Member of the Maine House of Representatives
- In office December 4, 2002 – December 3, 2008
- Preceded by: Richard H. Duncan
- Succeeded by: Michael J. Willette
- Constituency: 145th District (2002-2004) 5th District (2004-2008)

Personal details
- Born: January 28, 1980 (age 46) Corner Brook, Newfoundland and Labrador, Canada
- Party: Democratic
- Education: University of Michigan, Ann Arbor (BA) University of Maine, Orono (JD)

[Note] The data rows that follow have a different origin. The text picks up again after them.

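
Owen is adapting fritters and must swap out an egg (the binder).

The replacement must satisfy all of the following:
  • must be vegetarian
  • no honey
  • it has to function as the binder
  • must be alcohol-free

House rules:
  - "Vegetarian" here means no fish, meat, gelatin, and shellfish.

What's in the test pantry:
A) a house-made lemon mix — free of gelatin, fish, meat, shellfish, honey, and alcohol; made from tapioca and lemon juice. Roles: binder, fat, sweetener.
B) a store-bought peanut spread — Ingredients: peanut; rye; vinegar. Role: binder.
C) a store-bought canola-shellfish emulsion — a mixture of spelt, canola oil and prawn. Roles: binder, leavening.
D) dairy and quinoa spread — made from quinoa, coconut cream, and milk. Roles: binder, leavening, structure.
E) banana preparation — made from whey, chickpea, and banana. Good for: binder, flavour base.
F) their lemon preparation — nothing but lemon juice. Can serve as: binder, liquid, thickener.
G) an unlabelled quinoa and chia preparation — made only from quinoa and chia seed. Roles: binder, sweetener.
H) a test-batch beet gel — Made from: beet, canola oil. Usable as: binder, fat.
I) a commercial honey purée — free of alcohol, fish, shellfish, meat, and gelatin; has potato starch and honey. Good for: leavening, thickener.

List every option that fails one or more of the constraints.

C, I

A: works as a binder, vegetarian, no alcohol — keep
B: every rule checks out — keep
C: has prawn, so not vegetarian — out
D: only coconut cream, milk and quinoa; none excluded — valid
E: works as a binder, no alcohol, no honey — OK
F: works as a binder, vegetarian, no alcohol — keep
G: works as a binder, vegetarian, no alcohol — OK
H: only beet and canola oil; none excluded — OK
I: not usable as a binder; has honey, so not honey-free — reject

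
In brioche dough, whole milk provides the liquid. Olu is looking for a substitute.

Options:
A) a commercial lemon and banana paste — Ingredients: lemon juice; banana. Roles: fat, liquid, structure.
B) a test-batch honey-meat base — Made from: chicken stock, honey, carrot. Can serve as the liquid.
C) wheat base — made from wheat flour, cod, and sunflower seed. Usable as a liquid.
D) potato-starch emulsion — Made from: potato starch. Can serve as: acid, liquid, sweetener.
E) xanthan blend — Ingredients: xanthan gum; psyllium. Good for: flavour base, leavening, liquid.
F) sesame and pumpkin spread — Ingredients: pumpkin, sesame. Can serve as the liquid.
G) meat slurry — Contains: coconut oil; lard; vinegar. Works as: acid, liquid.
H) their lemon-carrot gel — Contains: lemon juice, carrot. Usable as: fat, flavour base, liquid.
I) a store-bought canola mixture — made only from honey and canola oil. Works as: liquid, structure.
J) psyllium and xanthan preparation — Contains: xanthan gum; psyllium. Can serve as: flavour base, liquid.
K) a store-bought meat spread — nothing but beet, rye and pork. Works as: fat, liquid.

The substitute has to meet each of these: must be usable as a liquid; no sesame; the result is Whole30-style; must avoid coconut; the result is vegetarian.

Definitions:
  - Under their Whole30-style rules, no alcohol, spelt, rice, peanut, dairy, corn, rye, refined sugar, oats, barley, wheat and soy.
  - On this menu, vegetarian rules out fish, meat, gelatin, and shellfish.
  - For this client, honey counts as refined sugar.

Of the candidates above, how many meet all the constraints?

5

A: only lemon juice and banana; none excluded — keep
B: has honey, so not Whole30-style; has chicken stock, so not vegetarian — reject
C: has wheat flour, so not Whole30-style; has cod, so not vegetarian — reject
D: all constraints satisfied — OK
E: Whole30-style, no sesame — OK
F: has sesame, so not sesame-free — reject
G: has lard, so not vegetarian; has coconut oil, so not coconut-free — no
H: nothing on the exclusion list — keep
I: has honey, so not Whole30-style — no
J: works as a liquid, no sesame, no coconut — keep
K: has rye, so not Whole30-style; has pork, so not vegetarian — no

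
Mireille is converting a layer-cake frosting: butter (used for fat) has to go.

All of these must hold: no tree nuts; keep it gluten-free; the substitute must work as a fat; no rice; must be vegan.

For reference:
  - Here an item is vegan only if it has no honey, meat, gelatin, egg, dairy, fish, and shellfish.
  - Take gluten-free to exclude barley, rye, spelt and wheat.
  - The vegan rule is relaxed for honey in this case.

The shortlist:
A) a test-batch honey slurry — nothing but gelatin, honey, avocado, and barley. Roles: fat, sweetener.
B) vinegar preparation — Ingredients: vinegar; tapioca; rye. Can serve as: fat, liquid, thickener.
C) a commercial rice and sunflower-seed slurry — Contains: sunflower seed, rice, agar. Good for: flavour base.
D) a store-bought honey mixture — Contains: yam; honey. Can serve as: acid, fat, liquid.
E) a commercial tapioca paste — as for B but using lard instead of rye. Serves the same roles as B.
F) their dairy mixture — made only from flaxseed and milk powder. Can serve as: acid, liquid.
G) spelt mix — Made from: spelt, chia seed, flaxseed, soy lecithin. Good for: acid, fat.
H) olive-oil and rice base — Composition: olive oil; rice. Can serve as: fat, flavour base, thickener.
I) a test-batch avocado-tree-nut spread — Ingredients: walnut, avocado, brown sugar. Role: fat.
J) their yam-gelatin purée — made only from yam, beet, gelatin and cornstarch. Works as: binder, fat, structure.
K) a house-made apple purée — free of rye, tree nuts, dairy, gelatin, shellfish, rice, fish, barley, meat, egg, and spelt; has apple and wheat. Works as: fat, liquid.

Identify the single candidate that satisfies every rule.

A: has gelatin, so not vegan; has barley, so not gluten-free — out
B: has rye, so not gluten-free — reject
C: not usable as a fat; has rice, so not rice-free — reject
D: honey is permitted under the vegan carve-out; nothing else excluded — valid
E: has lard, so not vegan — no
F: not usable as a fat; has milk powder, so not vegan — reject
G: has spelt, so not gluten-free — no
H: has rice, so not rice-free — reject
I: has walnut, so not tree-nut-free — out
J: has gelatin, so not vegan — no
K: has wheat, so not gluten-free — reject

D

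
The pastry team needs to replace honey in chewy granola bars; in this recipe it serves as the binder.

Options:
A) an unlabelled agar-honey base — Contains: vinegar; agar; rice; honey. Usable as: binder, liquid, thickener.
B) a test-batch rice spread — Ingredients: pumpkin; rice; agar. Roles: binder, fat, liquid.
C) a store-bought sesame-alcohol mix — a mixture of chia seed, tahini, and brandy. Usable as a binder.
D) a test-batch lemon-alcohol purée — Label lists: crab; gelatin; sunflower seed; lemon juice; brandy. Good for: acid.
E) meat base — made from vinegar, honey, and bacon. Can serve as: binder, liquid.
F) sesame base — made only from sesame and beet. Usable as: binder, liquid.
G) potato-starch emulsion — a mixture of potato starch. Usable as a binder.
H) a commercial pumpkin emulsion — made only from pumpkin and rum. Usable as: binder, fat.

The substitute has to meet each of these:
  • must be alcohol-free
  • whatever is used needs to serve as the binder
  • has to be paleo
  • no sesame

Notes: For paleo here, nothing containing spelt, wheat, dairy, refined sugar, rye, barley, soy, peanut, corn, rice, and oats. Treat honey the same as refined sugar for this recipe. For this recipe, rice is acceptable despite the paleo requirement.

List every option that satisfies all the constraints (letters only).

B, G

A: has honey, so not paleo — out
B: rice is permitted under the paleo carve-out; nothing else excluded — valid
C: has tahini, so not sesame-free; has brandy, so not alcohol-free — out
D: not usable as a binder; has brandy, so not alcohol-free — no
E: has honey, so not paleo — no
F: has sesame, so not sesame-free — out
G: all constraints satisfied — valid
H: has rum, so not alcohol-free — no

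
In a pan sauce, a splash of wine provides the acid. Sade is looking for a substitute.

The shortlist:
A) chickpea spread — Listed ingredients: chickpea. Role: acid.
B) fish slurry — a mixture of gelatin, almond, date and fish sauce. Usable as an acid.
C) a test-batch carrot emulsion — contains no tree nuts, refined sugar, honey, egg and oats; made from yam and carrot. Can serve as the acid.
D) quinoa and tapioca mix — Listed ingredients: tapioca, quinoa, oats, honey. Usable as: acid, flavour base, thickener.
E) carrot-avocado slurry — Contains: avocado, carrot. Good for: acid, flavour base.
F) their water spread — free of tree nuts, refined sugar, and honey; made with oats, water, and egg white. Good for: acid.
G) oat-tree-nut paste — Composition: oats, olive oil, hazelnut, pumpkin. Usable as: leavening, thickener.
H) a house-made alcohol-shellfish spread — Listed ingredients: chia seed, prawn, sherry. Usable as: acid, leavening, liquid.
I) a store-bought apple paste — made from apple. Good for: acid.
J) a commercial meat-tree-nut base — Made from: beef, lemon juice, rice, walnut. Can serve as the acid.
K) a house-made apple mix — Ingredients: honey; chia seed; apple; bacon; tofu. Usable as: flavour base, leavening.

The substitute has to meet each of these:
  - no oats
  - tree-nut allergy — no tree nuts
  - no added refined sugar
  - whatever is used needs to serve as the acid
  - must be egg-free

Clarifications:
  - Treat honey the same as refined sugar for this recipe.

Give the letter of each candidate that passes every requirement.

A: only chickpea; none excluded — keep
B: has almond, so not tree-nut-free — out
C: works as an acid, no tree nuts, no-added-sugar — keep
D: has honey, so not no-added-sugar; has oats, so not oat-free — reject
E: all constraints satisfied — valid
F: has egg white, so not egg-free; has oats, so not oat-free — no
G: not usable as an acid; has hazelnut, so not tree-nut-free (and 1 more) — out
H: only sherry, prawn, and chia seed; none excluded — keep
I: works as an acid, no tree nuts, no-added-sugar — valid
J: has walnut, so not tree-nut-free — no
K: not usable as an acid; has honey, so not no-added-sugar — no

A, C, E, H, I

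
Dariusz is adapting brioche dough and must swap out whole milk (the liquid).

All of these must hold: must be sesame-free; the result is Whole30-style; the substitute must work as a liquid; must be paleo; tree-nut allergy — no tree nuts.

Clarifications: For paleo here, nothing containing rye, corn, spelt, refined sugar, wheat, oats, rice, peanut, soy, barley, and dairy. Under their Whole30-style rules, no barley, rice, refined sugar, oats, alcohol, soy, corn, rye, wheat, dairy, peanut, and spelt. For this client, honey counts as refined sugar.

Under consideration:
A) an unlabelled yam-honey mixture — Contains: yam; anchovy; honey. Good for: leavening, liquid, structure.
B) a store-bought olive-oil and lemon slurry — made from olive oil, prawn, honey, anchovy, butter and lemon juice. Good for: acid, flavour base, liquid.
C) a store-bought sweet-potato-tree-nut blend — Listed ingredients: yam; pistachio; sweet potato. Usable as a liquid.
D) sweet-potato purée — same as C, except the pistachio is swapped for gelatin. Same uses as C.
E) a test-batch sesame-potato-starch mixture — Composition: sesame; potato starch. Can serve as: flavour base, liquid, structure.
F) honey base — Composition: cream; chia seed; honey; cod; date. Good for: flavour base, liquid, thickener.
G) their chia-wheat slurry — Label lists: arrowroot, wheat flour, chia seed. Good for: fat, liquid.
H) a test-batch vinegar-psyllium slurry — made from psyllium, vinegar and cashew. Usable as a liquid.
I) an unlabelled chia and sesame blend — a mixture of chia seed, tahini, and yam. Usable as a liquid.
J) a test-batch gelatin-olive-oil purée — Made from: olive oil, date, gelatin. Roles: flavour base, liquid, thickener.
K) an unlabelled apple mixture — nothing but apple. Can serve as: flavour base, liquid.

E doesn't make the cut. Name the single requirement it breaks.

usable as a liquid: satisfied
paleo: satisfied
Whole30-style: satisfied
tree-nut-free: satisfied
sesame-free: has sesame — fails

sesame-free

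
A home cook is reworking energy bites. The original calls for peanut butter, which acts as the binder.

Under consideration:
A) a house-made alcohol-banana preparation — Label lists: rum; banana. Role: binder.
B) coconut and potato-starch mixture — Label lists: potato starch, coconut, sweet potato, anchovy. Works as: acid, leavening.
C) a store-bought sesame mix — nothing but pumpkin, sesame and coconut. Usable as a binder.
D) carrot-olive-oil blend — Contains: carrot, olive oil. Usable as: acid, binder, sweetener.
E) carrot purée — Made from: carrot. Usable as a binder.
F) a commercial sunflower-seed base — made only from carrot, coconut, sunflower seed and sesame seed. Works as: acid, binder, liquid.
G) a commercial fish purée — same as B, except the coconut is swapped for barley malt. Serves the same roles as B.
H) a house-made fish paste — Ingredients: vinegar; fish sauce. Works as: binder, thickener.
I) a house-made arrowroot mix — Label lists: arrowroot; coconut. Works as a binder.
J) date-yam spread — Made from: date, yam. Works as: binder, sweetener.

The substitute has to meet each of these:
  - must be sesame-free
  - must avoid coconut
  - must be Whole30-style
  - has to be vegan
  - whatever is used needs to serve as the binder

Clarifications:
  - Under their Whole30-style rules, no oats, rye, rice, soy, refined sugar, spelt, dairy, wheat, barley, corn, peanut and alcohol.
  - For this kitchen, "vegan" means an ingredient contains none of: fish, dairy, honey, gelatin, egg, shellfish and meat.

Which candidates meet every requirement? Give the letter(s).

D, E, J

A: has rum, so not Whole30-style — no
B: not usable as a binder; has anchovy, so not vegan (and 1 more) — reject
C: has coconut, so not coconut-free; has sesame, so not sesame-free — out
D: works as a binder, Whole30-style, no sesame — keep
E: every rule checks out — keep
F: has coconut, so not coconut-free; has sesame seed, so not sesame-free — no
G: not usable as a binder; has barley malt, so not Whole30-style (and 1 more) — no
H: has fish sauce, so not vegan — reject
I: has coconut, so not coconut-free — reject
J: only yam and date; none excluded — valid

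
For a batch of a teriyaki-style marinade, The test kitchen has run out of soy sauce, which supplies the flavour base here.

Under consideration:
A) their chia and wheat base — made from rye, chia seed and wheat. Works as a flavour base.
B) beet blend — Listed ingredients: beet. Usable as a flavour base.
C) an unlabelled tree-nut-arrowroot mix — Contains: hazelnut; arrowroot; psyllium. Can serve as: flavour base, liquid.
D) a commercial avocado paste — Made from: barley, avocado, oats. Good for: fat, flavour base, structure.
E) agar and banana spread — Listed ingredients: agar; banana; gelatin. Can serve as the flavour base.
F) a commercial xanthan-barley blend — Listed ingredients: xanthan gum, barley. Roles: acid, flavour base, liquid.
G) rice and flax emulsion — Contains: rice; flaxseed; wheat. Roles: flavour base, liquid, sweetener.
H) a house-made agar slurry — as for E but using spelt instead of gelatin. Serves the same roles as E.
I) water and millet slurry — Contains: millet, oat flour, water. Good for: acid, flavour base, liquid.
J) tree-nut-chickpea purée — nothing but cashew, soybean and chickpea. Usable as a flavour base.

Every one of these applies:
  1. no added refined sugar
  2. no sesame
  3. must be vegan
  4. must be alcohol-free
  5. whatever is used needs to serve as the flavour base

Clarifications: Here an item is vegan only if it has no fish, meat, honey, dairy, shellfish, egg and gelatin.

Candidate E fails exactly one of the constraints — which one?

usable as a flavour base: satisfied
vegan: has gelatin — fails
alcohol-free: satisfied
no-added-sugar: satisfied
sesame-free: satisfied

vegan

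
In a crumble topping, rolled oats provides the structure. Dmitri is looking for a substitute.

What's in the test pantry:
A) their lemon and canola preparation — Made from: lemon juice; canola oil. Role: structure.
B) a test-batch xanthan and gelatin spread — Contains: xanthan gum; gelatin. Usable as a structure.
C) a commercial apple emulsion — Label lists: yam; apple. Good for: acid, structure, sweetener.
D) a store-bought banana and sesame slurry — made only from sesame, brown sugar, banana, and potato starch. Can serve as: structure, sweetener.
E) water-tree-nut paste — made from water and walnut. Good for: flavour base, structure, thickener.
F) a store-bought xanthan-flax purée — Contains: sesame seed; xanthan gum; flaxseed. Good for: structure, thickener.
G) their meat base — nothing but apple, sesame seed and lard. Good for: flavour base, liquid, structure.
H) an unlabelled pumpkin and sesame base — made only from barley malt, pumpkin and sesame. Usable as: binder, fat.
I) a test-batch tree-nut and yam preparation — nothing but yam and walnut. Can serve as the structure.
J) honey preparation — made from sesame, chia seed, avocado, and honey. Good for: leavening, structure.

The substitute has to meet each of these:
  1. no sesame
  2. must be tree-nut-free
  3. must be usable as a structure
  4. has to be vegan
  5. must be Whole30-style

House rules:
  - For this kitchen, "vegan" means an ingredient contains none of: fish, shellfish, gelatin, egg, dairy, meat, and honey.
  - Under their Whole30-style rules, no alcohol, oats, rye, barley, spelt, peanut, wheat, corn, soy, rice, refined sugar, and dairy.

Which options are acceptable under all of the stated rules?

A: only lemon juice and canola oil; none excluded — valid
B: has gelatin, so not vegan — no
C: only apple and yam; none excluded — valid
D: has brown sugar, so not Whole30-style; has sesame, so not sesame-free — out
E: has walnut, so not tree-nut-free — reject
F: has sesame seed, so not sesame-free — out
G: has lard, so not vegan; has sesame seed, so not sesame-free — out
H: not usable as a structure; has barley malt, so not Whole30-style (and 1 more) — reject
I: has walnut, so not tree-nut-free — no
J: has honey, so not vegan; has sesame, so not sesame-free — reject

A, C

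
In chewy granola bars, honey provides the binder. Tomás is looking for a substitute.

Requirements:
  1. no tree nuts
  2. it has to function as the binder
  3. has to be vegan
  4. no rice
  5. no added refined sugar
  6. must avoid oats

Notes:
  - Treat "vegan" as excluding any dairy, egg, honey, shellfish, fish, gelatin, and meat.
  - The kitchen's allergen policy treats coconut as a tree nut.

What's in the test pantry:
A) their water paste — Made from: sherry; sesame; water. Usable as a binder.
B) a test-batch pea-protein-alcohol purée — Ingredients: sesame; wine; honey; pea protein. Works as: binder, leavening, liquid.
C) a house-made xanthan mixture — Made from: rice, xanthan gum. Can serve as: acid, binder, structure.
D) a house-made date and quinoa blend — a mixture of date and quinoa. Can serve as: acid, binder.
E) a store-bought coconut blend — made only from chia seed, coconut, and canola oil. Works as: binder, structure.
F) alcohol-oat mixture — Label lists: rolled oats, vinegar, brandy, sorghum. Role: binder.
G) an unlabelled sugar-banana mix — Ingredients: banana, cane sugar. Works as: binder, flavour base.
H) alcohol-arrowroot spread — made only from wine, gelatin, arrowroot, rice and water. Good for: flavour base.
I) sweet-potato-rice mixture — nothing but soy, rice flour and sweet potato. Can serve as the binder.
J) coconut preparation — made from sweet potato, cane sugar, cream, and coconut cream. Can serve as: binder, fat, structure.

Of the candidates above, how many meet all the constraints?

A: every rule checks out — OK
B: has honey, so not vegan — no
C: has rice, so not rice-free — no
D: nothing on the exclusion list — OK
E: has coconut, so not tree-nut-free — out
F: has rolled oats, so not oat-free — out
G: has cane sugar, so not no-added-sugar — out
H: not usable as a binder; has gelatin, so not vegan (and 1 more) — no
I: has rice flour, so not rice-free — reject
J: has cream, so not vegan; has coconut cream, so not tree-nut-free (and 1 more) — out

2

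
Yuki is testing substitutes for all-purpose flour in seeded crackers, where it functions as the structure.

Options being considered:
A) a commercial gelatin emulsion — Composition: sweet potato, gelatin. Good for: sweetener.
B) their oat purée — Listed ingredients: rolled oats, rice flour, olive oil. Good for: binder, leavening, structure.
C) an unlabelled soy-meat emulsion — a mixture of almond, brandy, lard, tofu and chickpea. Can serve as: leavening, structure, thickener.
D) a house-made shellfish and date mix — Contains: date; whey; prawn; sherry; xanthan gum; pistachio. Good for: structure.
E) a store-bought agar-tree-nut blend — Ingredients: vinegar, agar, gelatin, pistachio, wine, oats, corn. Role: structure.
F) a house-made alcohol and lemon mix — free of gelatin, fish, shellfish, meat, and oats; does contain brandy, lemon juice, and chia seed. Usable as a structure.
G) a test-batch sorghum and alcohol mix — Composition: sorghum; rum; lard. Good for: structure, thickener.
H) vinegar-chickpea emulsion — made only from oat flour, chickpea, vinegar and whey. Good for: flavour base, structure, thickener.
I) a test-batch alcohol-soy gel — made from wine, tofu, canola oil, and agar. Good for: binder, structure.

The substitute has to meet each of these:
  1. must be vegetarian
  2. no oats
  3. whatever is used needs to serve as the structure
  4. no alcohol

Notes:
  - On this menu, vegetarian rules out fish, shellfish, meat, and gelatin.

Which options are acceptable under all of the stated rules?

none

A: not usable as a structure; has gelatin, so not vegetarian — reject
B: has rolled oats, so not oat-free — reject
C: has lard, so not vegetarian; has brandy, so not alcohol-free — no
D: has prawn, so not vegetarian; has sherry, so not alcohol-free — out
E: has gelatin, so not vegetarian; has oats, so not oat-free (and 1 more) — out
F: has brandy, so not alcohol-free — no
G: has lard, so not vegetarian; has rum, so not alcohol-free — out
H: has oat flour, so not oat-free — no
I: has wine, so not alcohol-free — no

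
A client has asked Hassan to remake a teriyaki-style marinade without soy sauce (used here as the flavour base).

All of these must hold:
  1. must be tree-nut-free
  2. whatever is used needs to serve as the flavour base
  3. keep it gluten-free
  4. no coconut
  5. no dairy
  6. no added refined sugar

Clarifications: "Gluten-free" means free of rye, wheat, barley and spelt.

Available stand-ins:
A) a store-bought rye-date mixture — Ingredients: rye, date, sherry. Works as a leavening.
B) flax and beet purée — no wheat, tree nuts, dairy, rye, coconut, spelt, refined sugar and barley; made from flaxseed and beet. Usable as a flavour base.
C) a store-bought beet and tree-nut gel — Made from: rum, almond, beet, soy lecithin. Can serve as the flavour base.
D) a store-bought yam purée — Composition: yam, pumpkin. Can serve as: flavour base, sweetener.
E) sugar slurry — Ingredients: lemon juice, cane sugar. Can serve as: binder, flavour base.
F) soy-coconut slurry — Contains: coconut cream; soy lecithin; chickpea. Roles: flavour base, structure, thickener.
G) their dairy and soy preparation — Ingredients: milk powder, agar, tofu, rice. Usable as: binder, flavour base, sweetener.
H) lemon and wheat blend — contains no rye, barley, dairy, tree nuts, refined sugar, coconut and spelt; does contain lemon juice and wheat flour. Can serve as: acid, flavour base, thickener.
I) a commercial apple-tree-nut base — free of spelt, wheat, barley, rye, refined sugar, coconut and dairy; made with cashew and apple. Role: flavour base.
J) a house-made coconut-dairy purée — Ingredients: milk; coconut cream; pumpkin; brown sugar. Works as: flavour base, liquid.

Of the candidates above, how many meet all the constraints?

A: not usable as a flavour base; has rye, so not gluten-free — reject
B: every rule checks out — keep
C: has almond, so not tree-nut-free — no
D: works as a flavour base, no refined sugar, no dairy — valid
E: has cane sugar, so not no-added-sugar — no
F: has coconut cream, so not coconut-free — reject
G: has milk powder, so not dairy-free — reject
H: has wheat flour, so not gluten-free — out
I: has cashew, so not tree-nut-free — out
J: has brown sugar, so not no-added-sugar; has coconut cream, so not coconut-free (and 1 more) — out

2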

= Jeremy Fischer (politician) =

American lawyer and politician

Jeremy R. Fischer (born January 28, 1980) is an American lawyer and politician from Maine.

==Education==
He graduated summa cum laude with a BA in political science from the University of Michigan and summa cum laude with a JD from the University of Maine School of Law.

==Political career==
From 2000 to 2001 he interned in the congressional offices of United States Senator Susan Collins and Congressman John Baldacci. In 2002 he was a delegate to the Maine State Democratic Convention. From 2002 to 2004 he served as Vice Chairman of the Aroostook County Democratic Party. From 2003 to 2004 he served as Director of the Minded Democrats Political Action Committee and Director of the Northern Maine Empowerment Council. He was also a member of the state's Democratic Committee.

He was elected to the Maine House of Representatives at the age of 22, representing Presque Isle, Maine for three terms from 2002-2008, including one term as chair of the Appropriations Committee, which oversees the state budget. Following the Democratic Party takeover of the Maine Legislature in November 2012, Fischer emerged as one of the contenders for the constitutional office of State Treasurer before losing to Neria Douglass.

==Legal career==
In 2006 he was a summer associate with the Bemis & Rossignol Law Office. From 2002 to 2005 he was an account and sales executive with the Hayden & Perry Insurance Agency. From 2008 to 2013 he was an attorney for business restructuring & insolvency at Bernstein Shur. Since 2013 he has been an attorney at the Portland law firm Drummond Woodsum, where he specializes in bankruptcy, restructuring and debtor/creditor litigation.

==Post Political career==
He later served as Director of the Portland Regional Chamber of Commerce. Fischer also serves as an adjunct professor at the University of Maine School of Law and as a TV and radio political analyst and talk show host.